“South Africa’s historic ties to sub-Saharan Africa and also India will give it an advantage in these markets. It’s an unexpected idea, but Nick is a good economist, so I suspect there is something to it. We all accept that China is a good potential market today, so why not Africa is 10 or 20 years?”
In the latest edition of FORBES ASIA (July, 2011), we ran a book excerpt from Wine Wars: The Curse of the Blue Nun, the Miracle of Two Buck Chuck, and the Revenge of the Terroirists (Rowman & Littlefield Publishers), in which author Mike Veseth takes a look atChina’s emerging wine business (its output recently surpassed Australia’s). I asked Veseth, the Robert G. Albertson Professor of International Political Economy at the University of Puget Soundin Washington State and author of The Wine Economist blog, a few questions about the wine world in general.
We mention Grace Vineyards and Changyu in the excerpt we ran. Changyu’s tasting notes were hilariously bad (“urinal crust” being a particularly evocative one). Any more thoughts on how bad China wine is now and how it will evolve?
I think the wines will get better quickly. Technical winemakingimprovements will come first, of course, but the final improvements will take longer because they involve the entire supply chain. Quality wine begins in the vineyard and requires that both the raw materials (grapes) and final products (the wine itself) are handled really well. If either the grapes or the wine spends much time in overheated trucks or rail cars, for example, the final product will not be very good.
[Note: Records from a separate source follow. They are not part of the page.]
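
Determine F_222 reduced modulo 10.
6

Matrix identity: Q^n = [[F_(n+1), F_n], [F_n, F_(n-1)]] with Q = [[1,1],[1,0]].
n = 222 = 11011110₂. Square-and-multiply, entries mod 10:
Q^1 = [[1,1],[1,0]]
Q^3 = (Q^1)²·Q = [[3,2],[2,1]]
Q^6 = (Q^3)² = [[3,8],[8,5]]
Q^13 = (Q^6)²·Q = [[7,3],[3,4]]
Q^27 = (Q^13)²·Q = [[1,8],[8,3]]
Q^55 = (Q^27)²·Q = [[7,5],[5,2]]
Q^111 = (Q^55)²·Q = [[9,4],[4,5]]
Q^222 = (Q^111)² = [[7,6],[6,1]]
F_222 mod 10 = Q^222[0][1] = 6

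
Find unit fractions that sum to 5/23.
1/5 + 1/58 + 1/6670

Greedy algorithm:
5/23: ceiling(23/5) = 5, use 1/5
2/115: ceiling(115/2) = 58, use 1/58
1/6670: ceiling(6670/1) = 6670, use 1/6670
Result: 5/23 = 1/5 + 1/58 + 1/6670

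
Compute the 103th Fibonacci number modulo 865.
447

Matrix identity: Q^n = [[F_(n+1), F_n], [F_n, F_(n-1)]] with Q = [[1,1],[1,0]].
n = 103 = 1100111₂. Square-and-multiply, entries mod 865:
Q^1 = [[1,1],[1,0]]
Q^3 = (Q^1)²·Q = [[3,2],[2,1]]
Q^6 = (Q^3)² = [[13,8],[8,5]]
Q^12 = (Q^6)² = [[233,144],[144,89]]
Q^25 = (Q^12)²·Q = [[293,635],[635,523]]
Q^51 = (Q^25)²·Q = [[374,349],[349,25]]
Q^103 = (Q^51)²·Q = [[433,447],[447,851]]
F_103 mod 865 = Q^103[0][1] = 447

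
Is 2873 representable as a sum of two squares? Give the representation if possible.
8² + 53² (a=8, b=53)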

From your blog about the conference in Bolzano, I was struck by the comments of the South African who says India and Africa will be his country’s next big customers.
Nick Vink, the South Africa expert I cited in the blog post, told me that there are growing markets in sub-Saharan Africa. I think he sees expanding middle-class consumer markets in some of the cities. He believes that South Africa’s historic ties to sub-Saharan Africa and also India will give it an advantage in these markets. It’s an unexpected idea, but Nick is a good economist, so I suspect there is something to it. We all accept that China is a good potential market today, so why not Africa is 10 or 20 years?
When did you start your Wine Economist website and what are your favorite wine websites?
I started the Wine Economist in 2007 as a way to learn how to write about wine and to try out ideas in a public space where I could benefit from reader feedback. It’s been very successful. I am more interested in industry news and analysis more than reviews of individual wines, so my daily reading list looks like this: Decanter;Wine Industry Insight; Wine Business; Wines & Vines; Jancis Robinson.
Were you always a wine economist?
I haven’t always studied wine with the same intensity I do now. I started out as a government finance specialist, and when federal debt began to pile up in the 1980s I decided to approach the problem historically. Have other rich, powerful nations fallen into massive debt (and what happened to them)? This question led to my first big book, Mountains of Debt (Oxford University Press), which compared the U.S. to Victorian Britain and Renaissance Florence, the other rich, powerful, debt-plagued cases.
What did you taste in your recent tour of Italy?
I went searching for local wine cultures that have been able to thrive in spite of market pressures to conform to an “international standard” and I found them frequently on this Italy trip. My favorite discoveries were Pignoletto from the hills outside of Bologna, Ruché from Piedmont and Kerner from the Valle Isarco. All three were distinctive and commanded a strong local market.
Will anybody be able to afford Bordeaux if China keeps buying it all up? Or are they?
I wrote about this recently on The Wine Economist. Bordeaux doesn’t matter anymore. Or at least it doesn’t matter in the same way it once did here in the U.S.
Name a few wineries that “get it” from a business standpoint.
I think Chateau Ste Michelle gets it here in Washington State. Ste Michelle Wine Estates has a “string of pearls” operating philosophy that allows each of their winery brands (including Columbia Crest, for example, and Stag’s Leap Wine Cellars) a good deal of independence while benefiting from the economies of distribution, etc. Even the large production facilities like the white wine facility in Woodinville contain mini-wineries that allow the winemakers to do small scale projects while also producing hundreds of thousands of cases of the mainline products. Chateau Ste Michelle balances the big and the small without losing their terroirist souls. Boisset and Frog’s Leap (both in California) are examples of two totally different companies that both get it. In particular, they both get the environmental problem, although they approach it in very different ways.